A psychologist has a doctoral degree (PhD, PsyD, or EdD) which includes graduate school and an internship that can last 2-3 years to provide further training. While psychologists are also trained to perform psychotherapy, many focus on the administration of psychological and neurological testing to assess for areas of dysfunction. The results of these tests can help psychiatrists and counselors better understand the strengths and limitations of patients as well as help to establish a more precise diagnostic picture.

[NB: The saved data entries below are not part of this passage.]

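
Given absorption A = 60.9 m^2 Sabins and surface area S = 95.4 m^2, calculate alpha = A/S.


Absorption coefficient = absorbed power / incident power
alpha = A / S = 60.9 / 95.4 = 0.63836


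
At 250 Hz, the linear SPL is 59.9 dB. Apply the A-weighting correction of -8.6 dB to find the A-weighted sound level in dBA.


A-weighting table: 250 Hz -> -8.6 dB correction
SPL_A = SPL + correction = 59.9 + (-8.6) = 51.3 dBA


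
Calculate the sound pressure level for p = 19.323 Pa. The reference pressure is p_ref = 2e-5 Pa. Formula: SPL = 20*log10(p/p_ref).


p / p_ref = 19.323 / 2e-5 = 966150
SPL = 20 * log10(966150) = 119.7 dB


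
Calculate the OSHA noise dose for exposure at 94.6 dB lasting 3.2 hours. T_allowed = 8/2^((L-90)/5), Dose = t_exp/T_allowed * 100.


T_allowed = 8 / 2^((94.6 - 90)/5) = 4.22807 hr
Dose = 3.2 / 4.22807 * 100 = 75.685 %


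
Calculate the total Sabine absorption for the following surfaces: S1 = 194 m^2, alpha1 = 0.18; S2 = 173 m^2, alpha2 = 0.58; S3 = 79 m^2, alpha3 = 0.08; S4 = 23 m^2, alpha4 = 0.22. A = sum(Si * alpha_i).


194 * 0.18 = 34.92
173 * 0.58 = 100.34
79 * 0.08 = 6.32
23 * 0.22 = 5.06
A_total = 34.92 + 100.34 + 6.32 + 5.06 = 146.64 m^2


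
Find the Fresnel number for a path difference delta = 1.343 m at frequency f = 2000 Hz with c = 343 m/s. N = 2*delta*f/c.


N = 2*delta*f/c = 2*delta/lambda, where lambda = c/f
lambda = 343 / 2000 = 0.1715 m
N = 2 * 1.343 / 0.1715 = 15.662


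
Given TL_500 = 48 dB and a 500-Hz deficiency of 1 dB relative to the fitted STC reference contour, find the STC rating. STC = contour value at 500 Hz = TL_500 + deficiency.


By ASTM E413, STC = value of the fitted reference contour at 500 Hz.
Contour value at 500 Hz = TL_500 + deficiency = 48 + 1 = 49
STC = 49


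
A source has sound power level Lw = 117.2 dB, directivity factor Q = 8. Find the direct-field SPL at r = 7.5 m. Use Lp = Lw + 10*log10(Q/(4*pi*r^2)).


4*pi*r^2 = 4*pi*7.5^2 = 706.858 m^2
Q / (4*pi*r^2) = 8 / 706.858 = 0.0113177
Lp = 117.2 + 10*log10(0.0113177) = 97.738 dB


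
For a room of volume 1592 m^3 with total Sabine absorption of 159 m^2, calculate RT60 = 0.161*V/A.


RT60 = 0.161 * 1592 / 159 = 1.612 s


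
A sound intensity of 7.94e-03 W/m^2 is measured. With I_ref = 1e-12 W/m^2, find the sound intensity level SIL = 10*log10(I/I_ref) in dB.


I / I_ref = 7.94e-03 / 1e-12 = 7.94e+09
SIL = 10 * log10(7.94e+09) = 98.998 dB


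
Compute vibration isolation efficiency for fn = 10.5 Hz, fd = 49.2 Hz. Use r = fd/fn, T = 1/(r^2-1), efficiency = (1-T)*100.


r = 49.2 / 10.5 = 4.68571
r^2 - 1 = 4.68571^2 - 1 = 20.9559
T = 1/20.9559 = 0.0477193
Efficiency = (1 - 0.0477193)*100 = 95.228 %


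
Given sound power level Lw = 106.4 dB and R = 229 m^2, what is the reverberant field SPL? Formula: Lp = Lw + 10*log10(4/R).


4/R = 4/229 = 0.0174672
Lp = 106.4 + 10*log10(0.0174672) = 88.822 dB


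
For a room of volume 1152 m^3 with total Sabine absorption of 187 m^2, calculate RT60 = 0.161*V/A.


RT60 = 0.161 * 1152 / 187 = 0.99183 s


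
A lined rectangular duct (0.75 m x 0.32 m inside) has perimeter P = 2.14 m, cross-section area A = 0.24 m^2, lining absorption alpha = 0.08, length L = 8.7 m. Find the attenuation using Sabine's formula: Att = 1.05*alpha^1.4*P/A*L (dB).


alpha^1.4 = 0.08^1.4 = 0.029129
Attenuation rate = 1.05 * alpha^1.4 * P / A
= 1.05 * 0.029129 * 2.14 / 0.24 = 0.27272 dB/m
Total Att = 0.27272 * 8.7 = 2.3727 dB


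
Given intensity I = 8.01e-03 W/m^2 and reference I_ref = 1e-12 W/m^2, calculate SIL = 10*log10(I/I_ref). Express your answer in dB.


I / I_ref = 8.01e-03 / 1e-12 = 8.01e+09
SIL = 10 * log10(8.01e+09) = 99.036 dB


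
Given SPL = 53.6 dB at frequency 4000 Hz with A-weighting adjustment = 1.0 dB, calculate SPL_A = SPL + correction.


A-weighting table: 4000 Hz -> 1.0 dB correction
SPL_A = SPL + correction = 53.6 + (1.0) = 54.6 dBA


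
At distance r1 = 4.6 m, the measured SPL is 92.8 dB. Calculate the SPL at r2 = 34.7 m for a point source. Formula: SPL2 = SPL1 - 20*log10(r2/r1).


r2/r1 = 34.7/4.6 = 7.54348
Correction = 20*log10(7.54348) = 17.5514 dB
SPL2 = 92.8 - 17.5514 = 75.249 dB


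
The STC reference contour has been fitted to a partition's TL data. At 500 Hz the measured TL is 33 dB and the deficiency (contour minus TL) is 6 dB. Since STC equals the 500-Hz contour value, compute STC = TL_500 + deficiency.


By ASTM E413, STC = value of the fitted reference contour at 500 Hz.
Contour value at 500 Hz = TL_500 + deficiency = 33 + 6 = 39
STC = 39


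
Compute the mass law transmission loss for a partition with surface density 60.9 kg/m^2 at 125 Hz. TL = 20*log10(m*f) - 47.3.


m * f = 60.9 * 125 = 7612.5
20*log10(7612.5) = 77.6305 dB
TL = 77.6305 - 47.3 = 30.331 dB


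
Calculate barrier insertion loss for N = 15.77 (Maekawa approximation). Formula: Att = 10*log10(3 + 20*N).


3 + 20*N = 3 + 20*15.77 = 318.4
Att = 10*log10(318.4) = 25.03 dB


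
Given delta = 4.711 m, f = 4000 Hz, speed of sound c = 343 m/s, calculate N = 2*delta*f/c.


N = 2*delta*f/c = 2*delta/lambda, where lambda = c/f
lambda = 343 / 4000 = 0.08575 m
N = 2 * 4.711 / 0.08575 = 109.88


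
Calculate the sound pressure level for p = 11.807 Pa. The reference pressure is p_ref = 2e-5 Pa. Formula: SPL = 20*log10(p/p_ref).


p / p_ref = 11.807 / 2e-5 = 590350
SPL = 20 * log10(590350) = 115.42 dB


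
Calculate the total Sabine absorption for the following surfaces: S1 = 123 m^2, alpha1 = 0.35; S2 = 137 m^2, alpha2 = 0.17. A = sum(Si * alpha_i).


123 * 0.35 = 43.05
137 * 0.17 = 23.29
A_total = 43.05 + 23.29 = 66.34 m^2


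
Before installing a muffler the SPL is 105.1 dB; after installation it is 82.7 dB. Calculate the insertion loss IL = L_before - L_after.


Insertion loss = SPL without muffler - SPL with muffler
IL = 105.1 - 82.7 = 22.4 dB


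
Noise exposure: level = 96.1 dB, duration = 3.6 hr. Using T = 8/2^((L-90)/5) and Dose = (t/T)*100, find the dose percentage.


T_allowed = 8 / 2^((96.1 - 90)/5) = 3.43426 hr
Dose = 3.6 / 3.43426 * 100 = 104.83 %


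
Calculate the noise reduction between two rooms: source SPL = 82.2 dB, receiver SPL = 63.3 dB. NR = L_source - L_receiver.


NR = L_source - L_receiver (difference between source and receiving room levels)
NR = 82.2 - 63.3 = 18.9 dB


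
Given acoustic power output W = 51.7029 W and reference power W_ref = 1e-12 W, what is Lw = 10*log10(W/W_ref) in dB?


W / W_ref = 51.7029 / 1e-12 = 5.17029e+13
Lw = 10 * log10(5.17029e+13) = 137.14 dB


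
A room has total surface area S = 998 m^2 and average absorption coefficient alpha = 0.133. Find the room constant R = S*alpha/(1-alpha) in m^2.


R = 998 * 0.133 / (1 - 0.133) = 153.1 m^2


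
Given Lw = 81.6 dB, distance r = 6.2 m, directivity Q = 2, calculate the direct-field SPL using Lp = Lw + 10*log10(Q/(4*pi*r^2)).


4*pi*r^2 = 4*pi*6.2^2 = 483.051 m^2
Q / (4*pi*r^2) = 2 / 483.051 = 0.00414035
Lp = 81.6 + 10*log10(0.00414035) = 57.77 dB


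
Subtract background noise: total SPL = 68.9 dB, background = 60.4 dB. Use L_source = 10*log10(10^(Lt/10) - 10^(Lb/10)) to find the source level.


10^(68.9/10) = 7.76247e+06
10^(60.4/10) = 1.09648e+06
Difference = 7.76247e+06 - 1.09648e+06 = 6.66599e+06
L_source = 10*log10(6.66599e+06) = 68.239 dB


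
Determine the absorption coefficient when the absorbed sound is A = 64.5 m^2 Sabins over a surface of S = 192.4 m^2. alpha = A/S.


Absorption coefficient = absorbed power / incident power
alpha = A / S = 64.5 / 192.4 = 0.33524


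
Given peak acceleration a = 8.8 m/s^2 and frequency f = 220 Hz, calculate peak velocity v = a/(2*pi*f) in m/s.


omega = 2*pi*f = 2*pi*220 = 1382.3 rad/s
v = a / omega = 8.8 / 1382.3 = 0.0063662 m/s


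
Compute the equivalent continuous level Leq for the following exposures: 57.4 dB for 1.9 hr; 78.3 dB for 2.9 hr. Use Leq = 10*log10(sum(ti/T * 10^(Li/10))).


T_total = 1.9 + 2.9 = 4.8 hr
(1.9/4.8) * 10^(57.4/10) = 217527
(2.9/4.8) * 10^(78.3/10) = 4.08467e+07
Sum = 217527 + 4.08467e+07 = 4.10642e+07
Leq = 10*log10(4.10642e+07) = 76.135 dB


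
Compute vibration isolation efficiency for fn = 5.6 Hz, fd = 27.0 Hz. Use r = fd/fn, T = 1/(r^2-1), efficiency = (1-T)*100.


r = 27.0 / 5.6 = 4.82143
r^2 - 1 = 4.82143^2 - 1 = 22.2462
T = 1/22.2462 = 0.0449515
Efficiency = (1 - 0.0449515)*100 = 95.505 %


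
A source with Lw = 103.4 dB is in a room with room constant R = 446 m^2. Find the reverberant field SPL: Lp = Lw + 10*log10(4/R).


4/R = 4/446 = 0.00896861
Lp = 103.4 + 10*log10(0.00896861) = 82.927 dB


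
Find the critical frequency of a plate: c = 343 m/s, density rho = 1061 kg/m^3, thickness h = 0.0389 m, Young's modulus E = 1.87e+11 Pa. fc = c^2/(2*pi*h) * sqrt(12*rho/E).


12*rho/E = 12*1061/1.87e+11 = 6.80856e-08
sqrt(12*rho/E) = sqrt(6.80856e-08) = 0.000260932
c^2/(2*pi*h) = 343^2/(2*pi*0.0389) = 481348
fc = 481348 * 0.000260932 = 125.6 Hz


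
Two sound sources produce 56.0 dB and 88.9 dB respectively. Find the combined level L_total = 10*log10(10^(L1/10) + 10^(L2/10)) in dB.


10^(56.0/10) = 398107
10^(88.9/10) = 7.76247e+08
Sum = 398107 + 7.76247e+08 = 7.76645e+08
L_total = 10*log10(7.76645e+08) = 88.902 dB


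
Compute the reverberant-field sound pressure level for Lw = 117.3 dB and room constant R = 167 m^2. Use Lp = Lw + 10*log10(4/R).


4/R = 4/167 = 0.0239521
Lp = 117.3 + 10*log10(0.0239521) = 101.09 dB


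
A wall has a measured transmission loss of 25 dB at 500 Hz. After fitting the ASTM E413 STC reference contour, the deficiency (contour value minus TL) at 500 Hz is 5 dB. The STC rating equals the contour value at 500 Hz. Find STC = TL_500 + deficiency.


By ASTM E413, STC = value of the fitted reference contour at 500 Hz.
Contour value at 500 Hz = TL_500 + deficiency = 25 + 5 = 30
STC = 30


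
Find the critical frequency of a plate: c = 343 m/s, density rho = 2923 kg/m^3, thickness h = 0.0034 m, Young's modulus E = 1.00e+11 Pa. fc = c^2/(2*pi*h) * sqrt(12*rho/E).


12*rho/E = 12*2923/1.00e+11 = 3.5076e-07
sqrt(12*rho/E) = sqrt(3.5076e-07) = 0.00059225
c^2/(2*pi*h) = 343^2/(2*pi*0.0034) = 5.50718e+06
fc = 5.50718e+06 * 0.00059225 = 3261.6 Hz


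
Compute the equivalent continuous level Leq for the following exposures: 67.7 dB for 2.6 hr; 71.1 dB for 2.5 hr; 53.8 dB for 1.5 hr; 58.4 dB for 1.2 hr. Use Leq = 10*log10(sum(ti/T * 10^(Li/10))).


T_total = 2.6 + 2.5 + 1.5 + 1.2 = 7.8 hr
(2.6/7.8) * 10^(67.7/10) = 1.96281e+06
(2.5/7.8) * 10^(71.1/10) = 4.129e+06
(1.5/7.8) * 10^(53.8/10) = 46131.4
(1.2/7.8) * 10^(58.4/10) = 106436
Sum = 1.96281e+06 + 4.129e+06 + 46131.4 + 106436 = 6.24438e+06
Leq = 10*log10(6.24438e+06) = 67.955 dB


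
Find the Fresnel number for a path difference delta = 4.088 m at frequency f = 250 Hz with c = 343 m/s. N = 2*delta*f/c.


N = 2*delta*f/c = 2*delta/lambda, where lambda = c/f
lambda = 343 / 250 = 1.372 m
N = 2 * 4.088 / 1.372 = 5.9592


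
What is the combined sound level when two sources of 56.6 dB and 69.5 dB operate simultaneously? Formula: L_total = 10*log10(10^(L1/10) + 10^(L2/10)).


10^(56.6/10) = 457088
10^(69.5/10) = 8.91251e+06
Sum = 457088 + 8.91251e+06 = 9.3696e+06
L_total = 10*log10(9.3696e+06) = 69.717 dB


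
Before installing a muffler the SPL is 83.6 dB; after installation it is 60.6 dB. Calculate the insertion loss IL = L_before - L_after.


Insertion loss = SPL without muffler - SPL with muffler
IL = 83.6 - 60.6 = 23 dB


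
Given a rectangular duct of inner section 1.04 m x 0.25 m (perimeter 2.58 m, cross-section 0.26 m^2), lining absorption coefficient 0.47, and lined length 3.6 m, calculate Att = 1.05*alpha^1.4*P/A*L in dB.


alpha^1.4 = 0.47^1.4 = 0.347486
Attenuation rate = 1.05 * alpha^1.4 * P / A
= 1.05 * 0.347486 * 2.58 / 0.26 = 3.62054 dB/m
Total Att = 3.62054 * 3.6 = 13.034 dB


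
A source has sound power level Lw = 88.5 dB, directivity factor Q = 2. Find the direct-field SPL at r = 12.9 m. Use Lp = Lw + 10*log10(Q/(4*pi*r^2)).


4*pi*r^2 = 4*pi*12.9^2 = 2091.17 m^2
Q / (4*pi*r^2) = 2 / 2091.17 = 0.000956402
Lp = 88.5 + 10*log10(0.000956402) = 58.306 dB


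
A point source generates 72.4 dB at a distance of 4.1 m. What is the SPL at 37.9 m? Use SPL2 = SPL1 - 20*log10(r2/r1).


r2/r1 = 37.9/4.1 = 9.2439
Correction = 20*log10(9.2439) = 19.3171 dB
SPL2 = 72.4 - 19.3171 = 53.083 dB


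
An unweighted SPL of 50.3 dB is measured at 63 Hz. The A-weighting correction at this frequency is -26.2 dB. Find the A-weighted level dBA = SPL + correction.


A-weighting table: 63 Hz -> -26.2 dB correction
SPL_A = SPL + correction = 50.3 + (-26.2) = 24.1 dBA


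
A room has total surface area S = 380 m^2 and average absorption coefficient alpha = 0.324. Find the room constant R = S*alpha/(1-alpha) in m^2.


R = 380 * 0.324 / (1 - 0.324) = 182.13 m^2


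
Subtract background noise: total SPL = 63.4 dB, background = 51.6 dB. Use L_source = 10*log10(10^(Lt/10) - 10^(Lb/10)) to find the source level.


10^(63.4/10) = 2.18776e+06
10^(51.6/10) = 144544
Difference = 2.18776e+06 - 144544 = 2.04322e+06
L_source = 10*log10(2.04322e+06) = 63.103 dB


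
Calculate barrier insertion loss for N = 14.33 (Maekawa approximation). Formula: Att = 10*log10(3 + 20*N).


3 + 20*N = 3 + 20*14.33 = 289.6
Att = 10*log10(289.6) = 24.618 dB


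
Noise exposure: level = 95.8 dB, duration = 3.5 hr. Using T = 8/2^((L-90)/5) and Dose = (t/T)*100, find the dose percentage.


T_allowed = 8 / 2^((95.8 - 90)/5) = 3.5801 hr
Dose = 3.5 / 3.5801 * 100 = 97.763 %


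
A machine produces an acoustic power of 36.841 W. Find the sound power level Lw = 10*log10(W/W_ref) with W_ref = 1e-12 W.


W / W_ref = 36.841 / 1e-12 = 3.6841e+13
Lw = 10 * log10(3.6841e+13) = 135.66 dB


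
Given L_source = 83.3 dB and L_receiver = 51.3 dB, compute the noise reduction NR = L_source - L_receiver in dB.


NR = L_source - L_receiver (difference between source and receiving room levels)
NR = 83.3 - 51.3 = 32 dB


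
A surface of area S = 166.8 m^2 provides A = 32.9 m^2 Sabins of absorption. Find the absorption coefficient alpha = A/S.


Absorption coefficient = absorbed power / incident power
alpha = A / S = 32.9 / 166.8 = 0.19724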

Licensed Professional Counselors
A licensed professional counselor is a master's level psychotherapist or higher who has completed a bachelors degree and a masters degree in the field. They may provide individual and/or group therapy. Counselors can help use a variety of therapeutic techniques to treat mental illness. In addition to treating mental illness, some counselors help with career development, grief, or help improve dysfunctional family situations.
When you meet with your first mental health expert, be sure to ask questions about how your treatment may improve by utilizing other types of mental health experts. Utilizing a proper combination of professionals may improve your chances of recovery.